Diese Erledigung wurde dem Nachbar zugestellt, der auch an der Bauverhandlung teilnahm. Einwendungen seinerseits sind der Niederschrift nicht zu entnehmen. Vielmehr heißt es darin, dass er und ein weiterer Anrainer „bei plangerechter Ausführung mit dem Vorhaben einverstanden“ seien. Die Niederschrift weist eine Reihe von Unterschriften auf, eine Unterschrift, die (eindeutig) dem beschwerdeführenden Nachbarn  zuzuordnen wäre, war daraus aber nicht ersichtlich.Die Baubewilligung wurde daraufhin erteilt und den Rechtsmitteln des Nachbarn in den Instanzen nicht Folge gegeben, weil er seine Parteistellung im Verfahren verloren habe.
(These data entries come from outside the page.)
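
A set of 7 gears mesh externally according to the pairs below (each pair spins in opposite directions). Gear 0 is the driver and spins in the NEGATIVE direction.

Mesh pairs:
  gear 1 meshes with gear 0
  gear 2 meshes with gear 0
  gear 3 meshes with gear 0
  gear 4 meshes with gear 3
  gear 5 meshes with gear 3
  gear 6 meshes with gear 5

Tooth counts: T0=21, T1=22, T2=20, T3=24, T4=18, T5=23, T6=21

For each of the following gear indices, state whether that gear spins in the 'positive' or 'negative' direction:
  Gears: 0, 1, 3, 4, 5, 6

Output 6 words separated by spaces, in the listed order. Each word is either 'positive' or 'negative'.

Gear 0 (driver): negative (depth 0)
  gear 1: meshes with gear 0 -> depth 1 -> positive (opposite of gear 0)
  gear 2: meshes with gear 0 -> depth 1 -> positive (opposite of gear 0)
  gear 3: meshes with gear 0 -> depth 1 -> positive (opposite of gear 0)
  gear 4: meshes with gear 3 -> depth 2 -> negative (opposite of gear 3)
  gear 5: meshes with gear 3 -> depth 2 -> negative (opposite of gear 3)
  gear 6: meshes with gear 5 -> depth 3 -> positive (opposite of gear 5)
Queried indices 0, 1, 3, 4, 5, 6 -> negative, positive, positive, negative, negative, positive

Answer: negative positive positive negative negative positive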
Schließlich wurde der Fall an den Verwaltungsgerichtshof (VwGH 22.05.2001, 2000/05/0271) herangetragen, der dazu Folgendes erwog:

Die Präklusion der Parteistellung kann nur dann eintreten, wenn neben der korrekten Umschreibung des Verfahrensgegenstandes in der doppelten Kundmachung der mündlichen Verhandlung ausdrücklich auf die Säumnisfolgen des § 42 Abs. 1 AVG hingewiesen wurde. Das heißt, dass jede der beiden Kundmachungen darauf aufmerksam zu machen hat, dass eine Person ihre Stellung als Partei verliert, wenn sie nicht spätestens am Tag vor Beginn der Verhandlung bei der Behörde oder während der Verhandlung Einwendungen erhebt.

Es genügt nicht, bloß die Paragraphenbezeichnungen anzuführen. Auch eine Abweichung vom Text des § 42 Abs. 1 AVG hat zur Folge, dass der Verlust der Parteistellung nach dieser Bestimmung nicht eintreten kann.

Die in der gegenständlichen Ladung gewählte Formulierung des Hinweises auf die Folgen des § 42 Abs. 1 AVG, nämlich dass verspätete Einwendungen keine Berücksichtigung finden und die Beteiligten als dem Vorhaben zustimmend angesehen werden - anstatt des nach der geltenden Rechtslage nötigen Hinweises auf den Verlust der Parteistellung gemäß § 42 Abs. 1 AVG - entspricht jener der früheren Fassung des AVG.

Die Entscheidung

Im Ergebnis hielt der Verwaltungsgerichtshof fest, dass in der Verständigung über die Anberaumung der mündlichen Bauverhandlung nicht auf die im § 42 AVG vorgesehenen Rechtsfolgen hinsichtlich des Verlustes der Parteistellung verwiesen wird. Der beschwerdeführende Nachbar hat deshalb seine Parteistellung im Bauverfahren nicht verloren. Da die belangte Behörde dies verkannte, belastete sie den angefochtenen Bescheid mit inhaltlicher Rechtswidrigkeit, weshalb er aufzuheben war.

Hinweis für die Praxis

Da – wie aktuelle Anfragen zeigen – diese Problematik in der Verwaltungspraxis immer noch vorkommt, wäre es wichtig, die Unterlagen und Muster dahingehend zu kontrollieren. Die Baubehörde sollte darauf achten, dass in der Ausschreibung einer Bauverhandlung darauf hingewiesen wird, dass der Beteiligte, wenn er nicht spätestens am Tag vor Beginn der Verhandlung während der Amtsstunden bei der Behörde oder während der Verhandlung Einwendungen erhoben hat, die „Parteistellung gemäß § 42 Abs. 1 AVG verliert“. Nur so tritt diese Rechtsfolge auch tatsächlich ein.